5.20.2010

For musicians: that brief moment when you think "why the HELL do I do this?!?"

My roommate and I were having a conversation a few days before the end of exams. We were both stressed out, worn down, exhausted, overworked, and any other adjective that goes along with being a music major during finals. Such times of stress get you to thinking: Why do I do this to myself? Is all of this work even worth it? And if I succeed, what am I getting myself into?

I sat there for a few seconds, curled in a fleece blanket in my desk chair, just thinking. Why DO I do this? Wouldn't a career in something else be more stable? Wouldn't I go to bed knowing all that work would be worth something?

These thoughts lasted less than three seconds.

I believe that any good musician plays music because they have to, because it's in them and it's so ingrained that they can't do anything else. A real musician strives to put himself/herself into the music in every breath they take. A real musician does this because it's who they are. They are, to use a slight cliche', one with the music.

We all got into music for some reason or another, and those of us who stayed probably didn't get into it for the sole reason of "my mother forced me to take piano" or "it was something to do in high school, so I joined band." Those of use who have chosen to do this with our lives do it because music is our way of communicating, of expressing what we feel without words. We take the music someone else has written, use their intent as a guideline, and make the music our own. My hope is that the listener hears both my intent and the composer's and makes the music personal. That's why I do what I do. That's what makes all of these hours that I could have been spending socialising or...whatever non-music majors do with their time (seriously, I honestly don't know right now) worth it. It makes my complete lack of job security okay, because the music is in me and I have to do it.

Now...there are certain personality types that are drawn into being musicians.
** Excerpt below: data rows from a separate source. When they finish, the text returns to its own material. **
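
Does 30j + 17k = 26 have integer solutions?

Step 1: Compute gcd(30, 17).
gcd(30, 17) = 1

Step 2: Check divisibility.
Does 1 divide 26? 26 = 1 x 26, so yes.

By the theorem on linear Diophantine equations, 30j + 17k = 26 has integer solutions if and only if gcd(30, 17) divides 26. Since 1 | 26, solutions exist.

Yes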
I'd say that generally we are the misunderstood, artsy, half-crazy ones that are drawn in to spending hours of our lives in a five by five room trying to nail down that passage in La Scala di Seta. I think most of us probably turned to music because it was our way of being understood. The world around us was unrelenting and we found solace, found happiness in music. I think a lot of us who love to perform do it because it's the only way we knew that we could stand out and become known.

I speak for myself mostly, but I'm taking a stab at the general music community. We, as musicians, are needy people. We're artists. We need people to appreciate the beauty in life and the beauty we create. To a degree, we need their approval. We feed off of it. We feed off of pressure and unhappiness and bring it into our music, the rawest illustration of ourselves, and we look to our audience for approval. As performers, that's who we are. Part of the reason we play music is so we can gain that approval we need.

I think that when you grow as a person, you grow equally as a musician. Over the past year, my music-making has become less about "don't you like me" and more about putting myself into what's written on this page in front of me. I hope that in my life as a performing musician I can touch someone with music the way that countless oboists have touched my ears and heart and mind. I won't lie--I still secretly like the attention I get from a solo well-played, even though praise embarrasses the hell out of me.

We play music because we have to. Because we need to communicate--and we need people to hear it.